YISC is further promoting prevention by:
- Increasing public awareness – this webpage is one way of doing this.
- Working together with import/export officials to keep invasive species outside of our borders.
- Working together with North British Columbia invasive species specialists to track what might be coming from the south onto the highways.
Early Detection & Rapid Response (EDRR)
Even by best measures, because invasives are opportunistic by nature, prevention is not always possible. So the next best measure is early detection. A rapid response to the detection of a new invasive species allows for eradication of this species or will help minimize the extent of the species. To accomplish EDRR in the Yukon we need to:
- Develop surveillance of high risk entry points, along highways, horticultural centers, etc.
- Improve surveillance in general. We have watchful eyes keeping track of plants and large animals, but we need to improve surveillance of insects and other small creatures and plants.
- Participate in coordinated public monitoring networks to detect and report invasive species (Canada’s IAS strategy, B.C. Invasive Plant Council, Alaska CNIPM)
- Develop or participate in systems and networks for rapid decision-making and efficient communication.
- Develop an emergency response and contingency plan.
- Procure funding to assist organizations in rapid response.
- Assess the probability of reinvasion - this will determine whether to eradicate completely or to just control by monitoring the site.

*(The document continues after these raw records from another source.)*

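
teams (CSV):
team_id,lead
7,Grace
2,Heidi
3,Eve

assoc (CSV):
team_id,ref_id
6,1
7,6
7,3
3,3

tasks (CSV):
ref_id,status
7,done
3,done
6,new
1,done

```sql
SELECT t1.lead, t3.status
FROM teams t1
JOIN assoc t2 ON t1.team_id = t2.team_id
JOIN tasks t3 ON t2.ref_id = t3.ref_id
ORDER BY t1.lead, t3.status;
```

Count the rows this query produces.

Step 1 — t1 INNER JOIN t2 on team_id → 3 row(s).
Then INNER JOIN `tasks t3` on ref_id: keep only rows whose t2.ref_id appears in t3.
Result: 3 row(s).

3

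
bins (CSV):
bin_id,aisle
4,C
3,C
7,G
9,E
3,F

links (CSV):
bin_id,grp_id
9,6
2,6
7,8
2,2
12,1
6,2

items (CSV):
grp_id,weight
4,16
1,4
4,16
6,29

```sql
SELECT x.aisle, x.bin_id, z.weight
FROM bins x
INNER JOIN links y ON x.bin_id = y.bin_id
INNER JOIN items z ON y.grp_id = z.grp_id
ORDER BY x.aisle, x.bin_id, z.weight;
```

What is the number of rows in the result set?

1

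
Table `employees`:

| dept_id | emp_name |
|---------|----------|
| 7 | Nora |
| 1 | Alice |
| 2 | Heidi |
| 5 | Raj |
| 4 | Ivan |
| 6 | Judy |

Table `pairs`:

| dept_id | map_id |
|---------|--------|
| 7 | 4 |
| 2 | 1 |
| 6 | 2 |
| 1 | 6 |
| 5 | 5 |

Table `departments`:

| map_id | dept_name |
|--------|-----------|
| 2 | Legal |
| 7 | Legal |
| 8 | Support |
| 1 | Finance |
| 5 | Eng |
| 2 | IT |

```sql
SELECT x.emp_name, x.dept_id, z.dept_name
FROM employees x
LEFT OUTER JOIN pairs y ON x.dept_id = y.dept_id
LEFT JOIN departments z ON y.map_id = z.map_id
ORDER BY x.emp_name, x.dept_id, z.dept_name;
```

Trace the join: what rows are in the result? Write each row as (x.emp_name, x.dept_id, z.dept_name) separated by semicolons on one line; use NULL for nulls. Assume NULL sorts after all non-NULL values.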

An example of EDRR in progress is the identification and eradication of oxeye daisy populations in south eastern Yukon. For the last three years YISC members have been mapping oxeye daisy populations along the Alaska Highway corridor between Watson Lake and Teslin. In conjunction, the plants are being removed and sites are monitored for regrowth. The tremendous team effort for this work is shown by the partners in this work: funding from the Canada’s Invasive Alien Partnership Program; support from Yukon Environment through their summer youth program (Y2C2); Yukon Highways and Public Works staff participation; and the Northeast B.C. Invasive Plant Council who further helped with control efforts.